5. The nurse thinks the patient needs a physical therapy evaluation after a knee procedure, but the nurse practitioner (NP) taking care of that patient is not present when the physical therapist (PT) is on the unit. The nurse asks the physical therapist to work with the patient. The PT thinks that the NP has been notified and evaluates the patient. When the NP finds out, they are angry and yell at the PT and nurse in front of staff. What tool could be used to respond to the NP by the PT or RN? Please state how you would use this tool.
In healthcare settings, effective communication and collaboration are paramount to providing safe and high-quality patient care. However, conflicts may arise due to misunderstandings or differences in perspective. In the scenario described, where a nurse initiated a physical therapy evaluation without the presence of the nurse practitioner (NP), leading to a conflict, the Situation-Background-Assessment-Recommendation (SBAR) tool can be a valuable resource for addressing the situation and resolving the conflict.
The SBAR tool is a structured communication framework that allows healthcare professionals to effectively convey critical information in a concise and organized manner. In this scenario, it can be used as follows:
The nurse and the physical therapist can use the “S” in SBAR to describe the current situation. They should provide a brief and factual summary of what has transpired, emphasizing the need to communicate and resolve the issue promptly. The nurse can explain why they thought the physical therapy evaluation was necessary and that they perceived a possible delay if they had waited for the NP’s presence.
The “B” in SBAR allows the nurse and physical therapist to present relevant background information. This includes details about the patient’s condition, the nature of the knee procedure, and the rationale for the physical therapy evaluation. The background information can help the NP understand the context and the urgency of the situation.
The “A” in SBAR is where the nurse and physical therapist can articulate their professional assessment of the situation. The nurse can express their concern for the patient’s well-being and the perceived need for immediate physical therapy. The physical therapist can explain why they believed the NP had been notified and that their evaluation was in the best interest of the patient.
The “R” in SBAR is where the nurse and physical therapist can collaboratively suggest a solution or a way forward.
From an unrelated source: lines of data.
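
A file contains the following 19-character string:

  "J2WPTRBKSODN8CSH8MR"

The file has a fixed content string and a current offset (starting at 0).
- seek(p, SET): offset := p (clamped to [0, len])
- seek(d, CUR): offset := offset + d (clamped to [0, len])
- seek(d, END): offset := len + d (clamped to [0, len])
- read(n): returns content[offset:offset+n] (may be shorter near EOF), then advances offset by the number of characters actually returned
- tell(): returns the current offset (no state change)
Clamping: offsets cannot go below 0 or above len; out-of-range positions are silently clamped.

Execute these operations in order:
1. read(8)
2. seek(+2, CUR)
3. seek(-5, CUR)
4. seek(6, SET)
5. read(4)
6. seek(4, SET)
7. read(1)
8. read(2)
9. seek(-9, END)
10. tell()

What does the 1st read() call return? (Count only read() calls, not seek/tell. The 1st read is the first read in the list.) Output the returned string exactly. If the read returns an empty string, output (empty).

After 1 (read(8)): returned 'J2WPTRBK', offset=8
After 2 (seek(+2, CUR)): offset=10
After 3 (seek(-5, CUR)): offset=5
After 4 (seek(6, SET)): offset=6
After 5 (read(4)): returned 'BKSO', offset=10
After 6 (seek(4, SET)): offset=4
After 7 (read(1)): returned 'T', offset=5
After 8 (read(2)): returned 'RB', offset=7
After 9 (seek(-9, END)): offset=10
After 10 (tell()): offset=10

Answer: J2WPTRBK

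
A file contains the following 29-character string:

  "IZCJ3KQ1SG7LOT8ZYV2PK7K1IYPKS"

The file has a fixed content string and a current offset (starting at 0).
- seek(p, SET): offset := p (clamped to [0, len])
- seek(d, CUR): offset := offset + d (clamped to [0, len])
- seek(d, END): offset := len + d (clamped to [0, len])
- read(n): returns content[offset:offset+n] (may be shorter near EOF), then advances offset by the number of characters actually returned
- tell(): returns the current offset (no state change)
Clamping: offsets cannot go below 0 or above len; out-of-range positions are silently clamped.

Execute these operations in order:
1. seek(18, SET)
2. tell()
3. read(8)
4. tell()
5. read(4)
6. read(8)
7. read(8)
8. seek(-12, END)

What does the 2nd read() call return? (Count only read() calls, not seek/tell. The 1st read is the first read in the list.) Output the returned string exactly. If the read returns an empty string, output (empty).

After 1 (seek(18, SET)): offset=18
After 2 (tell()): offset=18
After 3 (read(8)): returned '2PK7K1IY', offset=26
After 4 (tell()): offset=26
After 5 (read(4)): returned 'PKS', offset=29
After 6 (read(8)): returned '', offset=29
After 7 (read(8)): returned '', offset=29
After 8 (seek(-12, END)): offset=17

Answer: PKS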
This could involve acknowledging any miscommunication, discussing the importance of teamwork, and proposing steps to prevent similar incidents in the future. It may also include suggesting the need for a huddle or brief team meeting to address concerns and expectations.
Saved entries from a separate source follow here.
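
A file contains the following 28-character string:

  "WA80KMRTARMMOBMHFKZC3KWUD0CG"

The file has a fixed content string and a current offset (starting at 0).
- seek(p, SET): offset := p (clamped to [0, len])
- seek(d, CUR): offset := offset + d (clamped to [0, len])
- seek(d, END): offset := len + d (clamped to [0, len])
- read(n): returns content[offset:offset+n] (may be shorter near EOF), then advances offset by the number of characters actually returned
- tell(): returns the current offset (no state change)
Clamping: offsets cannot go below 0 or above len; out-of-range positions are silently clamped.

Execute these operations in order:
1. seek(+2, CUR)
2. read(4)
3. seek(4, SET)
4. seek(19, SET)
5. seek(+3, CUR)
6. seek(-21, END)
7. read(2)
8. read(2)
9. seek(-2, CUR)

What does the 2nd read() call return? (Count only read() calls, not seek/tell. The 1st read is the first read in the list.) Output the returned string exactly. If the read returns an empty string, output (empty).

Answer: TA

Derivation:
After 1 (seek(+2, CUR)): offset=2
After 2 (read(4)): returned '80KM', offset=6
After 3 (seek(4, SET)): offset=4
After 4 (seek(19, SET)): offset=19
After 5 (seek(+3, CUR)): offset=22
After 6 (seek(-21, END)): offset=7
After 7 (read(2)): returned 'TA', offset=9
After 8 (read(2)): returned 'RM', offset=11
After 9 (seek(-2, CUR)): offset=9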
The nurse and physical therapist should approach the NP together, demonstrating a united front to resolve the issue. They can express their willingness to improve communication and avoid misunderstandings. The SBAR tool can be introduced as a helpful communication method to prevent future conflicts and ensure patient care remains the top priority.
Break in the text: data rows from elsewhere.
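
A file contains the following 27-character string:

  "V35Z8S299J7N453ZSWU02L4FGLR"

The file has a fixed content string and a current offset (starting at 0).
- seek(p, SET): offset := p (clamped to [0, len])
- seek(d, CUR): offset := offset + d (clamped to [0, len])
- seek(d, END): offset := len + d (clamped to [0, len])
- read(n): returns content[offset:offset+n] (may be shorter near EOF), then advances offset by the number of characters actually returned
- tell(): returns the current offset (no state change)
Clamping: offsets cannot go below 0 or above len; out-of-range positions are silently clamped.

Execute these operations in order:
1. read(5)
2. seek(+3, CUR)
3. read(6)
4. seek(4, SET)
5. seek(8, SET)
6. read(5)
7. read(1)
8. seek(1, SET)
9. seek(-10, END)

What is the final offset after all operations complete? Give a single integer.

After 1 (read(5)): returned 'V35Z8', offset=5
After 2 (seek(+3, CUR)): offset=8
After 3 (read(6)): returned '9J7N45', offset=14
After 4 (seek(4, SET)): offset=4
After 5 (seek(8, SET)): offset=8
After 6 (read(5)): returned '9J7N4', offset=13
After 7 (read(1)): returned '5', offset=14
After 8 (seek(1, SET)): offset=1
After 9 (seek(-10, END)): offset=17

Answer: 17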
The SBAR tool serves as a valuable means of addressing and resolving conflicts in healthcare settings. In this scenario, it can facilitate a constructive conversation between the nurse, physical therapist, and nurse practitioner. By utilizing the SBAR tool, healthcare professionals can collaboratively work toward a solution, improve communication, and ensure the best possible care for the patient while maintaining a positive and respectful team dynamic.